La polémique commence en 1954, date de la parution du traité de René Rémond, La droite en France de 1815 à nos jours. Continuité et diversité politique, qu’il reprend en 1982 sous le titre Les droites en France . L’historien classifie les droites françaises en trois grandes familles, bonapartistes, légitimistes et orléanistes. Il s’oppose en cela notamment à Zeev Sternhell pour qui, il existe en France une variante française de fascisme dont il voit les prémisses dans le boulangisme et l’affaire Dreyfus, la naissance dans les années 20, le prolongement dans les années 30 et le couronnement sous le régime de Vichy.
Selon René Rémond, cette interprétation vient d’un contresens : la gauche française des années 30 aurait rejeté tous ces adversaires dans le camp fasciste : « les marxistes en particulier ne pouvaient faire autrement qu’assimiler droite et fascisme : le fascisme n’était que la dernière invention de la bourgeoisie capitaliste pour perpétuer sa domination menacée par la montée des forces ouvrières ».
Ce débat pose la question de la nature du fascisme. Celle de Zeev Sternhell est large : « Les mouvements fascistes […] participent d’une même généalogie : une révolte contre la démocratie libérale et la société bourgeoise, un refus absolu d’accepter les conclusions inhérentes à la vision du monde, à l’explication des phénomènes sociaux et des relations humaines de tous les systèmes de pensée dit « matérialistes ». La poussée du fascisme apparaît comme une des excroissances de la crise du marxisme et de la crise du libéralisme, comme une des conséquences des énormes difficultés que rencontrent aussi bien le marxisme que la démocratie libérale, face aux réalités du XXe siècle.»
En revanche, pour René Rémond, « l’appellation doit être réservée au régime sous lequel l’Italie a vécu entre 1922 et 1943 […]. A la limite, la notion de fascisme en est venue à désigner tous les mouvements et les régimes qui compriment les libertés et asservissent les citoyens à la tyrannie du pouvoir, quelle que soit l’inspiration de celui-ci.

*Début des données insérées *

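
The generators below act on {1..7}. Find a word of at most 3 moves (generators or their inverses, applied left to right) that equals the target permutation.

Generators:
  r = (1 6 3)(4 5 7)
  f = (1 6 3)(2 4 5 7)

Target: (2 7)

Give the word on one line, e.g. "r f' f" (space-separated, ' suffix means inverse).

  after f: (1 6 3)(2 4 5 7)
  after r': (2 7)

f r'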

C’est ainsi que le régime de l’Union soviétique a pu être qualifié de fasciste. Fasciste est alors synonyme de totalitaire et la notion finit par se confondre avec celle d’autorité et de réaction. »
Face à la définition sans doute trop vague de Sternhell, et à celle trop étroite de Rémond, nous optons pour celle donnée par Berstein dans un article de 1984 . Celle-ci repose en effet sur des critères précis : l’irruption des masses dans le jeu politique, le rôle de la guerre, la recherche d’une « troisième voie », le totalitarisme dans la pratique du pouvoir. On peut donc, selon Bernstein, déceler en France « les germes du fascisme », notamment chez des intellectuels comme Brasillach ou Drieu La Rochelle. Mais dans sa grande majorité, les droites françaises n’ont pas été « contaminées » à cause de l’implantation ancienne de la démocratie française.
Philippe Burrin considère que le fascisme français dans les années 30 a « parasité » la droite et précise « que le phénomène n’eut dans son cas qu’une importance limitée, un peu comme si le parti nazi n’avait fait autre chose que ses 2,6 % des années 1928 » . Les raisons de cet échec seraient : « l’enracinement de la démocratie, en particulier dans les classes moyennes, l’existence de traditions de droite bien implantées, la réaction unitaire de la gauche, enfin un état de la mentalité collective fait de conservatisme et de pacifisme. »
Les droites des années 30 ne peuvent donc, dans leur immense majorité, être considérées comme fascistes.